BlackRock, which is the world's biggest fund manager, said it had no plans yet to launch such a product, although index provider FTSE said it could create indexes that excluded VW or the autos sector, should investors demand it.
New ETFs could be sold off the back of such an index, while if the scandal festers long enough, active funds could also seek to change their mandates to track it instead of the full DAX.
At present, though, the nearest investors can get to a VW-free passive product is through a dividend-focused ETF which currently includes VW but would evict the stock if the company stopped paying.

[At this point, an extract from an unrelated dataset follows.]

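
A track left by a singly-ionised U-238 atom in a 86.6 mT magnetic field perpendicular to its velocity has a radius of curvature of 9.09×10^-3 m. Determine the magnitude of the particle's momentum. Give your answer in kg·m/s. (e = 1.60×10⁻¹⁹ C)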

VW has set aside 6.5 billion euros (£4.7 billion) to cover the cost of recalling affected vehicles.
One such fund is BlackRock's iShares DivDAX, which includes the 15 DAX stocks with the best dividend yield.
"It is highly likely that a deteriorating fundamental outlook for VW, such as a missed dividend payment, will significantly cut VW exposure in smart beta ETFs," said Hector McNeil, co-CEO at ETF provider WisdomTree.
While index trackers are forced to hold the carmakers in proportion to their 14 percent DAX weighting, the average for all Germany-focused funds was just 11.8 percent, and many active funds did not hold any of their stock.
Of the $67 billion invested in Germany-focused active mutual funds, $41.4 billion is held in 116 equity funds, which collectively lost 4 percent between Sept. 17 and Sept. 23, Lipper data showed.
Of those, just 22 funds managing a combined $6.2 billion had VW in their top-10 holdings. They fell 5.3 percent on average during the period.